Однажды по аппарату ВЧ раздался звонок. Глухой голос, полный ненависти:

– Иваненко, ты предатель.

И бросили трубку. Назваться смелости не хватило.

Ямпольского, который, как он хорошо помнил, «от души» выступил на совещании, Иваненко взял в КГБ России.

Валерий Борисович родился в Саратове. Работал на заводе, окончил Всесоюзный заочный политехнический институт, трудился в Саратовском совнархозе, пока в 1965 году его не пригласили в комитет госбезопасности. Служил в родном городе, потом уехал в Казахстан заместителем начальника Талды-Курганского областного управления. В 1984 году переведен в Москву, в Инспекторское управление. А в декабре 1989 года стал председателем КГБ Чувашской АССР.

Создание российского комитета госбезопасности не прошло незамеченным.

«Борис Ельцин получил подарок: он сможет иметь свое, русское, КГБ, – записал в дневнике известный историк Михаил Яковлевич Геллер. – Будет ли оно располагаться в том же здании на площади Дзержинского, что и союзное КГБ, получит ли отдельное помещение, – не важно. Главное – будущий президент России приобретет инструмент, без которого ни один советский вождь существовать не может».

Через день после совещания в комитете госбезопасности, 20 июля 1991 года, президент РСФСР Ельцин подписал указ «О прекращении деятельности организационных структур политических партий и массовых общественных движений в государственных органах, учреждениях и организациях».

Цель указа – ликвидировать на предприятиях парткомы, контролировавшие администрацию. Пленум ЦК КПСС назвал указ антидемократическим.

Ельцин обвинения опроверг:

– Указ направлен на предотвращение возможной политической конфронтации различных партий и общественных движений в трудовых коллективах. На работе надо работать без политических помех, а вот заявление ЦК КПСС, призывы не подчиняться указу провоцируют конфликтную ситуацию между центром и республикой, между президентами страны и России. Подписанный указ ограничивает не гражданские права и свободы, а монополию одной партии, а точнее – партократии на участие в выработке политики государства.

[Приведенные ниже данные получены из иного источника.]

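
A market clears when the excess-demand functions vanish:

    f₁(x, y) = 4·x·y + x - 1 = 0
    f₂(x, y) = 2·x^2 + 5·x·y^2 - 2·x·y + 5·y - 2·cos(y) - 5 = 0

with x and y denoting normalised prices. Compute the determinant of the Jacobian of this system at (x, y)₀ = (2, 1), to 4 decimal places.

25.4147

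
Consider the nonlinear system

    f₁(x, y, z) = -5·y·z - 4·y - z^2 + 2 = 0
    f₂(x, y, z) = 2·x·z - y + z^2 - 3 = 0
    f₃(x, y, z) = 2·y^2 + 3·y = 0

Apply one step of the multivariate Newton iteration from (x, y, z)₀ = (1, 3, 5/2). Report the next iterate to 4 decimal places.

At (1, 3, 5/2): F = (-53.7500, 5.2500, 27.0000).
Jacobian J = [[0, -5·z - 4, -5·y - 2·z], [2·z, -1, 2·x + 2·z], [0, 4·y + 3, 0]].
At the point, J = [[0.0000, -16.5000, -20.0000], [5.0000, -1.0000, 7.0000], [0.0000, 15.0000, 0.0000]] (det J = -1500.0000).
Solving J·Δ = −F gives Δ = (0.2735, -1.8000, -1.2025).
Then the next iterate is (x, y, z)₁ = (1.2735, 1.2000, 1.2975).

(1.2735, 1.2000, 1.2975)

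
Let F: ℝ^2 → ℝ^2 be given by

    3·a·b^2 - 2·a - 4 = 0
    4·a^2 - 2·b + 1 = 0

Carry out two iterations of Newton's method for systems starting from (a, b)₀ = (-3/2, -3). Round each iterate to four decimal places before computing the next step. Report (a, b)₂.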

Сама компартия фактически распадалась.

«Некогда оживленные длинные коридоры здания ЦК опустели, – описывал жизнь на Старой площади сотрудник аппарата Валерий Михайлович Легостаев. – Появились признаки небрежности, неаккуратности в работе комендатуры ЦК. В буфетах исчезли ножи, чайные ложки. Что касается продуктов, то они исчезли гораздо раньше. Гибельным отчаянием повеяло от сообщений о начавшихся в здании хищениях. Срезали, как правило, кнопочные телефонные аппараты в кабинетах сотрудников, пользовавшиеся повышенным спросом на рынке. Случалось несколько раз, что вскрывали служебные сейфы работников. Несмотря на усиленную охрану здания, никто из воров задержан не был».

Но за пределами Москвы все еще существовало двоевластие. Шла борьба новой, демократически избранной власти и партийных структур.